Mapmaking Politics

Legislative Black Caucus leads effort to undermine redistricting amendment.

Virginia has a horrible history with racial gerrymandering.

It started with the ratification of the Constitution, an effort led by Virginians who wanted to count slaves as three-fifths of a person so representation in the south wouldn’t suffer because so many of its inhabitants were non-voting enslaved people. It continued all the way to 2011, when the Republican leaders engaged in a scheme of packing black voters into House districts to dilute their influence elsewhere, a plan the United States Supreme Court later determined was unconstitutional. Now members of the Legislative Black Caucus are worried a proposed amendment might enshrine racial gerrymandering into the Virginia Constitution.

“We have great concerns about having African-American representation in the room for redistricting,” said Del. Lamont Bagby (D-74), chairman of the Legislative Black Caucus, when the amendment was first proposed last year. “This doesn’t guarantee that.”

Now Democrats are in a bind. They overlooked concerns of the Legislative Black Caucus last year, striking a deal with Republicans to support a constitutional amendment that creates a bi-partisan commission to draw legislative districts. Then they campaigned on the issue and won majorities in the House and Senate.

Now the politics have shifted, and members of the Legislative Black Caucus are leading the fight to defeat the amendment. They argue that the language of the amendment says membership of the mapmaking commission should “consider” race rather than requiring racial diversity. House leadership may end the General Assembly session this year without even bringing the amendment to the floor for a vote, opting instead to create an advisory panel that would make recommendations lawmakers would be free to ignore.

“It’s disgraceful. These folks ran on the issue,” said Sen. Mark Obenshain (R-26). "They told people across the commonwealth of Virginia that they supported the Constitutional amendment. They got elected on the basis of supporting it, and if they turn their backs on their constituents there’s going to be a price to pay.”

THE POLITICS OF REDISTRICTING have been a bugaboo in Virginia politics since the creation of the House of Burgesses in 1619, when 22 members represented four cities and five slave plantations. Two centuries later, members of the House of Delegates are still trying to draw the line between urban and rural, although these days the technology of mapmaking can fine tune the art of packing and cracking — gerrymandering districts with scientific precision. That’s one of the reasons groups like Virginia 2021 was created, to take that power out of the hands of the party in power and instead put it into a 16-member commission composed of eight lawmakers and eight citizens.

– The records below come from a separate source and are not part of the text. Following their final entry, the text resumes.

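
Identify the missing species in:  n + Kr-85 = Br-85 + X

proton

Conserve mass number: 1 + 85 = 85 + A, so A = 1.
Conserve atomic number: 0 + 36 = 35 + Z, so Z = 1.
A = 1 and Z = 1 is H-1 — a proton.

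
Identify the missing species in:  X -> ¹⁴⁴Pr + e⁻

Ce-144

Conserve mass number: A = 144 + 0, so A = 144.
Conserve atomic number: Z = 59 − 1, so Z = 58.
Z = 58 is cerium, so the species is ¹⁴⁴Ce.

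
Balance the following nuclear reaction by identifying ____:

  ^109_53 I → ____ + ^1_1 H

Conserve mass number: 109 = A + 1, so A = 108.
Conserve atomic number: 53 = Z + 1, so Z = 52.
Z = 52 is tellurium, so the species is ^108_52 Te.

Te-108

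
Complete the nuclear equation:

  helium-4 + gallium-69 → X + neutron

Conserve mass number: 4 + 69 = A + 1, so A = 72.
Conserve atomic number: 2 + 31 = Z + 0, so Z = 33.
Z = 33 is arsenic, so the species is arsenic-72.

As-72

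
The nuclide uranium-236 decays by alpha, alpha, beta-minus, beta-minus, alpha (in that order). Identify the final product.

Start: (A, Z) = (236, 92).
After α: (232, 90).
After α: (228, 88).
After β⁻: (228, 89).
After β⁻: (228, 90).
After α: (224, 88).
Z = 88 is radium.

Ra-224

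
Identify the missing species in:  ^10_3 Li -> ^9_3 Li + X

neutron

Conserve mass number: 10 = 9 + A, so A = 1.
Conserve atomic number: 3 = 3 + Z, so Z = 0.
A = 1 and Z = 0 is ^1_0 n — a neutron.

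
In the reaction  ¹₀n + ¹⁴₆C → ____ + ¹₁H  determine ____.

B-14

Conserve mass number: 1 + 14 = A + 1, so A = 14.
Conserve atomic number: 0 + 6 = Z + 1, so Z = 5.
Z = 5 is boron, so the species is ¹⁴₅B.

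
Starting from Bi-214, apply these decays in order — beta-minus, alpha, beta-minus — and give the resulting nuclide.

Bi-210

Start: (A, Z) = (214, 83).
After β⁻: (214, 84).
After α: (210, 82).
After β⁻: (210, 83).
Z = 83 is bismuth.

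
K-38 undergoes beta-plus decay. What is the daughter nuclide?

Ar-38

Beta-plus decay: mass number changes by +0, atomic number by -1.
A: 38 = 38; Z: 19 − 1 = 18.
Z = 18 is argon, so the daughter is Ar-38.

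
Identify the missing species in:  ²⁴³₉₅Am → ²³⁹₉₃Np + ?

alpha particle

Conserve mass number: 243 = 239 + A, so A = 4.
Conserve atomic number: 95 = 93 + Z, so Z = 2.
A = 4 and Z = 2 is ⁴₂He — an alpha particle.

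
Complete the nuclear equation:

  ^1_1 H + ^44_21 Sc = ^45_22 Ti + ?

gamma ray

Conserve mass number: 1 + 44 = 45 + A, so A = 0.
Conserve atomic number: 1 + 21 = 22 + Z, so Z = 0.
A = 0 and Z = 0 is ^0_0 γ — a gamma ray.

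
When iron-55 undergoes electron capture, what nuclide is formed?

Mn-55

Electron capture: mass number changes by +0, atomic number by -1.
A: 55 = 55; Z: 26 − 1 = 25.
Z = 25 is manganese, so the daughter is manganese-55.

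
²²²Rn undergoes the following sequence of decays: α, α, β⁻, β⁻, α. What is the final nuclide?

Start: (A, Z) = (222, 86).
After α: (218, 84).
After α: (214, 82).
After β⁻: (214, 83).
After β⁻: (214, 84).
After α: (210, 82).
Z = 82 is lead.

Pb-210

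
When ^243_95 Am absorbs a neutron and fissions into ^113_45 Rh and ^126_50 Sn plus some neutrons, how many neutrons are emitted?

5

Conserve mass number: 244 = 113 + 126 + k, so k = 244 − 239 = 5.
Check atomic number: 95 = 45 + 50 + 0 = 95. ✓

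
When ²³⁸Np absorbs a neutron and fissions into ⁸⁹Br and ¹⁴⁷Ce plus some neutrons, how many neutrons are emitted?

3

Conserve mass number: 239 = 89 + 147 + k, so k = 239 − 236 = 3.
Check atomic number: 93 = 35 + 58 + 0 = 93. ✓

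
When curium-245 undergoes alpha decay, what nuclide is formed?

Alpha decay: mass number changes by -4, atomic number by -2.
A: 245 − 4 = 241; Z: 96 − 2 = 94.
Z = 94 is plutonium, so the daughter is plutonium-241.

Pu-241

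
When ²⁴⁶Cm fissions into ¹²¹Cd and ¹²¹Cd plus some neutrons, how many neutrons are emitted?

4

Conserve mass number: 246 = 121 + 121 + k, so k = 246 − 242 = 4.
Check atomic number: 96 = 48 + 48 + 0 = 96. ✓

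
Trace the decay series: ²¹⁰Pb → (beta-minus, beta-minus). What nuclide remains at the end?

Start: (A, Z) = (210, 82).
After β⁻: (210, 83).
After β⁻: (210, 84).
Z = 84 is polonium.

Po-210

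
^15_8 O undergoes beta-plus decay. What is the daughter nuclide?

Beta-plus decay: mass number changes by +0, atomic number by -1.
A: 15 = 15; Z: 8 − 1 = 7.
Z = 7 is nitrogen, so the daughter is ^15_7 N.

N-15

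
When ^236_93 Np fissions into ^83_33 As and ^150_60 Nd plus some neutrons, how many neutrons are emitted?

3

Conserve mass number: 236 = 83 + 150 + k, so k = 236 − 233 = 3.
Check atomic number: 93 = 33 + 60 + 0 = 93. ✓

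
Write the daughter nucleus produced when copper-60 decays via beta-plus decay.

Beta-plus decay: mass number changes by +0, atomic number by -1.
A: 60 = 60; Z: 29 − 1 = 28.
Z = 28 is nickel, so the daughter is nickel-60.

Ni-60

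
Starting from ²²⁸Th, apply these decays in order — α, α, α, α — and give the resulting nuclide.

Start: (A, Z) = (228, 90).
After α: (224, 88).
After α: (220, 86).
After α: (216, 84).
After α: (212, 82).
Z = 82 is lead.

Pb-212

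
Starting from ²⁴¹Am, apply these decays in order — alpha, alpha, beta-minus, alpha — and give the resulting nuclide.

Th-229

Start: (A, Z) = (241, 95).
After α: (237, 93).
After α: (233, 91).
After β⁻: (233, 92).
After α: (229, 90).
Z = 90 is thorium.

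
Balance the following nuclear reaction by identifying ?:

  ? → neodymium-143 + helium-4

Sm-147

Conserve mass number: A = 143 + 4, so A = 147.
Conserve atomic number: Z = 60 + 2, so Z = 62.
Z = 62 is samarium, so the species is samarium-147.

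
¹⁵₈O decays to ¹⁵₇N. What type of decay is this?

ΔA = 15 − 15 = 0; ΔZ = 7 − 8 = -1.
A is unchanged and Z drops by 1 — a proton has become a neutron (β⁺ emission or electron capture).

beta-plus decay or electron capture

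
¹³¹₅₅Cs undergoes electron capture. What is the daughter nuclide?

Xe-131

Electron capture: mass number changes by +0, atomic number by -1.
A: 131 = 131; Z: 55 − 1 = 54.
Z = 54 is xenon, so the daughter is ¹³¹₅₄Xe.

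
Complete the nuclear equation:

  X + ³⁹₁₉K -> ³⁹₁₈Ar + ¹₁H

neutron

Conserve mass number: A + 39 = 39 + 1, so A = 1.
Conserve atomic number: Z + 19 = 18 + 1, so Z = 0.
A = 1 and Z = 0 is ¹₀n — a neutron.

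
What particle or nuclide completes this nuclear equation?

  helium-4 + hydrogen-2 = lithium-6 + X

Conserve mass number: 4 + 2 = 6 + A, so A = 0.
Conserve atomic number: 2 + 1 = 3 + Z, so Z = 0.
A = 0 and Z = 0 is γ — a gamma ray.

gamma ray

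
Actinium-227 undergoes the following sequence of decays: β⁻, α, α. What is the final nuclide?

Start: (A, Z) = (227, 89).
After β⁻: (227, 90).
After α: (223, 88).
After α: (219, 86).
Z = 86 is radon.

Rn-219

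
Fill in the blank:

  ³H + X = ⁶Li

He-3

Conserve mass number: 3 + A = 6, so A = 3.
Conserve atomic number: 1 + Z = 3, so Z = 2.
Z = 2 is helium, so the species is ³He.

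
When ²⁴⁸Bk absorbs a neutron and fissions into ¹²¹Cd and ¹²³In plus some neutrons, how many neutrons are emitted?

5

Conserve mass number: 249 = 121 + 123 + k, so k = 249 − 244 = 5.
Check atomic number: 97 = 48 + 49 + 0 = 97. ✓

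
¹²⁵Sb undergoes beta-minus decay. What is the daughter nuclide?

Te-125

Beta-minus decay: mass number changes by +0, atomic number by +1.
A: 125 = 125; Z: 51 + 1 = 52.
Z = 52 is tellurium, so the daughter is ¹²⁵Te.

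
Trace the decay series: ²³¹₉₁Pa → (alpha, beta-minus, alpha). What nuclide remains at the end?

Ra-223

Start: (A, Z) = (231, 91).
After α: (227, 89).
After β⁻: (227, 90).
After α: (223, 88).
Z = 88 is radium.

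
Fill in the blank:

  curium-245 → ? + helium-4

Conserve mass number: 245 = A + 4, so A = 241.
Conserve atomic number: 96 = Z + 2, so Z = 94.
Z = 94 is plutonium, so the species is plutonium-241.

Pu-241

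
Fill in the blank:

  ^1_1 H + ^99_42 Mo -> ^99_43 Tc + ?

neutron

Conserve mass number: 1 + 99 = 99 + A, so A = 1.
Conserve atomic number: 1 + 42 = 43 + Z, so Z = 0.
A = 1 and Z = 0 is ^1_0 n — a neutron.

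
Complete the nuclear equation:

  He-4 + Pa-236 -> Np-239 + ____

Conserve mass number: 4 + 236 = 239 + A, so A = 1.
Conserve atomic number: 2 + 91 = 93 + Z, so Z = 0.
A = 1 and Z = 0 is n — a neutron.

neutron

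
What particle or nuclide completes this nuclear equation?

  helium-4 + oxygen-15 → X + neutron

Ne-18

Conserve mass number: 4 + 15 = A + 1, so A = 18.
Conserve atomic number: 2 + 8 = Z + 0, so Z = 10.
Z = 10 is neon, so the species is neon-18.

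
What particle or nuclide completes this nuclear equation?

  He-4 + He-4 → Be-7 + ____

Conserve mass number: 4 + 4 = 7 + A, so A = 1.
Conserve atomic number: 2 + 2 = 4 + Z, so Z = 0.
A = 1 and Z = 0 is n — a neutron.

neutron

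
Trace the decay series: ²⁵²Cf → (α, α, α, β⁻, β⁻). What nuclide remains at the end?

Start: (A, Z) = (252, 98).
After α: (248, 96).
After α: (244, 94).
After α: (240, 92).
After β⁻: (240, 93).
After β⁻: (240, 94).
Z = 94 is plutonium.

Pu-240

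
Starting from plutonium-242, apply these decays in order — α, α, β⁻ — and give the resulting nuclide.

Start: (A, Z) = (242, 94).
After α: (238, 92).
After α: (234, 90).
After β⁻: (234, 91).
Z = 91 is protactinium.

Pa-234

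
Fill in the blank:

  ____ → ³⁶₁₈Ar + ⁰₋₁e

Cl-36

Conserve mass number: A = 36 + 0, so A = 36.
Conserve atomic number: Z = 18 − 1, so Z = 17.
Z = 17 is chlorine, so the species is ³⁶₁₇Cl.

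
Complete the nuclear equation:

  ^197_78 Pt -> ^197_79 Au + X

Conserve mass number: 197 = 197 + A, so A = 0.
Conserve atomic number: 78 = 79 + Z, so Z = -1.
A = 0 and Z = -1 is ^0_-1 e — a beta-minus particle.

beta-minus particle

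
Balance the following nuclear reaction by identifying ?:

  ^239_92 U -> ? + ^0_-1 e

Conserve mass number: 239 = A + 0, so A = 239.
Conserve atomic number: 92 = Z − 1, so Z = 93.
Z = 93 is neptunium, so the species is ^239_93 Np.

Np-239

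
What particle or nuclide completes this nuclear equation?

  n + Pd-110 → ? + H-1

Rh-110

Conserve mass number: 1 + 110 = A + 1, so A = 110.
Conserve atomic number: 0 + 46 = Z + 1, so Z = 45.
Z = 45 is rhodium, so the species is Rh-110.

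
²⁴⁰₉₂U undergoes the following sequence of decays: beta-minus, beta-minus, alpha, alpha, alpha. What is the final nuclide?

Ra-228

Start: (A, Z) = (240, 92).
After β⁻: (240, 93).
After β⁻: (240, 94).
After α: (236, 92).
After α: (232, 90).
After α: (228, 88).
Z = 88 is radium.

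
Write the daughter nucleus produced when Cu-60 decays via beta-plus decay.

Beta-plus decay: mass number changes by +0, atomic number by -1.
A: 60 = 60; Z: 29 − 1 = 28.
Z = 28 is nickel, so the daughter is Ni-60.

Ni-60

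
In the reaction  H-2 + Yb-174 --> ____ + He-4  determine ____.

Conserve mass number: 2 + 174 = A + 4, so A = 172.
Conserve atomic number: 1 + 70 = Z + 2, so Z = 69.
Z = 69 is thulium, so the species is Tm-172.

Tm-172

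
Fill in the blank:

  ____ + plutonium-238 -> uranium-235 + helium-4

Conserve mass number: A + 238 = 235 + 4, so A = 1.
Conserve atomic number: Z + 94 = 92 + 2, so Z = 0.
A = 1 and Z = 0 is neutron — a neutron.

neutron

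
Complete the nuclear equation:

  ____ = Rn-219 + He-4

Conserve mass number: A = 219 + 4, so A = 223.
Conserve atomic number: Z = 86 + 2, so Z = 88.
Z = 88 is radium, so the species is Ra-223.

Ra-223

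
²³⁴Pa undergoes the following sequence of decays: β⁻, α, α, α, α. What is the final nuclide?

Po-218

Start: (A, Z) = (234, 91).
After β⁻: (234, 92).
After α: (230, 90).
After α: (226, 88).
After α: (222, 86).
After α: (218, 84).
Z = 84 is polonium.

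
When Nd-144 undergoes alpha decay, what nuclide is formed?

Alpha decay: mass number changes by -4, atomic number by -2.
A: 144 − 4 = 140; Z: 60 − 2 = 58.
Z = 58 is cerium, so the daughter is Ce-140.

Ce-140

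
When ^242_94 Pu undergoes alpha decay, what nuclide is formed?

Alpha decay: mass number changes by -4, atomic number by -2.
A: 242 − 4 = 238; Z: 94 − 2 = 92.
Z = 92 is uranium, so the daughter is ^238_92 U.

U-238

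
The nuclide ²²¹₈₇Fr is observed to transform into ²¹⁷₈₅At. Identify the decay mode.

ΔA = 217 − 221 = -4; ΔZ = 85 − 87 = -2.
A drops by 4 and Z drops by 2 — the signature of alpha emission.

alpha decay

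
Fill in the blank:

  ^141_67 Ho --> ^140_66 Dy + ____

Conserve mass number: 141 = 140 + A, so A = 1.
Conserve atomic number: 67 = 66 + Z, so Z = 1.
A = 1 and Z = 1 is ^1_1 H — a proton.

proton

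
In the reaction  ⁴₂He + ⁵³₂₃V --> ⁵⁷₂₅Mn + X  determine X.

Conserve mass number: 4 + 53 = 57 + A, so A = 0.
Conserve atomic number: 2 + 23 = 25 + Z, so Z = 0.
A = 0 and Z = 0 is ⁰₀γ — a gamma ray.

gamma ray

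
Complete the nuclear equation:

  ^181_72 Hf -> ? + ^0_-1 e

Conserve mass number: 181 = A + 0, so A = 181.
Conserve atomic number: 72 = Z − 1, so Z = 73.
Z = 73 is tantalum, so the species is ^181_73 Ta.

Ta-181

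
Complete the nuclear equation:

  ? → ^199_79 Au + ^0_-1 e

Conserve mass number: A = 199 + 0, so A = 199.
Conserve atomic number: Z = 79 − 1, so Z = 78.
Z = 78 is platinum, so the species is ^199_78 Pt.

Pt-199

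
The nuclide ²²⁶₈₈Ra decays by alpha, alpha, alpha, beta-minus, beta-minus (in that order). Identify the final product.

Po-214

Start: (A, Z) = (226, 88).
After α: (222, 86).
After α: (218, 84).
After α: (214, 82).
After β⁻: (214, 83).
After β⁻: (214, 84).
Z = 84 is polonium.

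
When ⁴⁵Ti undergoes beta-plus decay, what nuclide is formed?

Beta-plus decay: mass number changes by +0, atomic number by -1.
A: 45 = 45; Z: 22 − 1 = 21.
Z = 21 is scandium, so the daughter is ⁴⁵Sc.

Sc-45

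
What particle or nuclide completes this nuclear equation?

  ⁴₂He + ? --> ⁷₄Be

He-3

Conserve mass number: 4 + A = 7, so A = 3.
Conserve atomic number: 2 + Z = 4, so Z = 2.
Z = 2 is helium, so the species is ³₂He.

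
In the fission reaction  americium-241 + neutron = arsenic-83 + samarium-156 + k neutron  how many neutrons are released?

3

Conserve mass number: 242 = 83 + 156 + k, so k = 242 − 239 = 3.
Check atomic number: 95 = 33 + 62 + 0 = 95. ✓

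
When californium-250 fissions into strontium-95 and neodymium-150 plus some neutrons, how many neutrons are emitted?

Conserve mass number: 250 = 95 + 150 + k, so k = 250 − 245 = 5.
Check atomic number: 98 = 38 + 60 + 0 = 98. ✓

5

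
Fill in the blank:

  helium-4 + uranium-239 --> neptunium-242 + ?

proton

Conserve mass number: 4 + 239 = 242 + A, so A = 1.
Conserve atomic number: 2 + 92 = 93 + Z, so Z = 1.
A = 1 and Z = 1 is hydrogen-1 — a proton.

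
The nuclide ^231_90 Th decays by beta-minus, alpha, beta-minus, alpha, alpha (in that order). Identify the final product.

Start: (A, Z) = (231, 90).
After β⁻: (231, 91).
After α: (227, 89).
After β⁻: (227, 90).
After α: (223, 88).
After α: (219, 86).
Z = 86 is radon.

Rn-219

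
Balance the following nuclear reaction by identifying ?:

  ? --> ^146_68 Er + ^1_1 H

Conserve mass number: A = 146 + 1, so A = 147.
Conserve atomic number: Z = 68 + 1, so Z = 69.
Z = 69 is thulium, so the species is ^147_69 Tm.

Tm-147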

“It would be the most comprehensive redistricting reform legislation ever passed through a state legislature in this country,” says Brian Cannon, executive director of Virginia 2021. "Citizen initiatives have kind of gone around their legislature, whether it's in Utah or Missouri or Colorado or Arizona or others. But this would be the most comprehensive reform ever passed through a state legislature.”

The bipartisan compromise was struck in the closing days of the 2019 General Assembly session, an agreement that was negotiated in a secret closed-door conference committee. Those negotiations took place out of the glare of public scrutiny, and the lack of transparency didn’t help the process. One provision that emerged out of that conference committee was a feature that was not in the House version or the Senate version, the ability of the Republican-led Virginia Supreme Court to step in and make a final determination. If Republicans decide they want to object to the commission’s maps, they can shift responsibility for mapmaking to the Republican-led court.

“I can’t trust judges to be fair on the basis of the facts and the law anymore,” says Del. Mark Levine (D-45). “Those days, if they ever existed, they’re certainly gone now.”

Levine and other critics of the amendment are supporting a bill introduced by Del. Cia Price (D-95) that would create an advisory panel to suggest legislative districts to the General Assembly. Its basic structure is almost identical to the commission outlined in the amendment, but there’s an important distinction. Racial diversity on the panel of mapmakers would be required, a stipulation that’s not in the language of the amendment. Price announced her bill at a press conference the first week of session.

“We wanted to make sure that the diversity of the commission was in the language,” she said. "We wanted to make sure that the drawing process of the maps that would protect communities of color and communities of interest are in the amendment.”

SUPPORTERS OF THE amendment are still trying to salvage the process. They argue enabling legislation for the amendment can solve some of the flaws. For example, they say, a special master can be appointed to keep mapmaking out of the hands of the Republican-dominated Supreme Court. And the language of the amendment does call for consideration of racial diversity, even if it’s not a requirement. Furthermore, they say, Price’s bill does not take power to draw maps out of the hands of lawmakers. Instead it creates an advisory panel that would make suggestions lawmakers would be free to ignore.

“Because the enabling legislation can tell the commission how to operate and it can tell a court who gets it how to operate. But a stand-alone bill can’t tell the legislature how to operate,” says Cannon, leader of the advocacy group pushing the amendment. "The legislature could amend a map at any time, and this is what we would be changing in ours.”

Critics of the amendment say it’s simply too flawed a proposal to be enshrined into the Constitution. They worry about racial diversity on the commission, and they are concerned Republicans might exploit the rules to have the GOP-dominated Supreme Court draw maps to benefit Republicans. For now, Democrats are leaving the door open to considering the amendment, but it’s telling that it has not yet come to the House floor for a vote. Democratic leadership has until the end of the session to make that happen, but House leaders don’t seem to be in much of a hurry to make that happen.

“I don’t know if it’s on the calendar,” said House Majority Whip Alfonso Lopez (D-49) when asked if the House would vote on the amendment.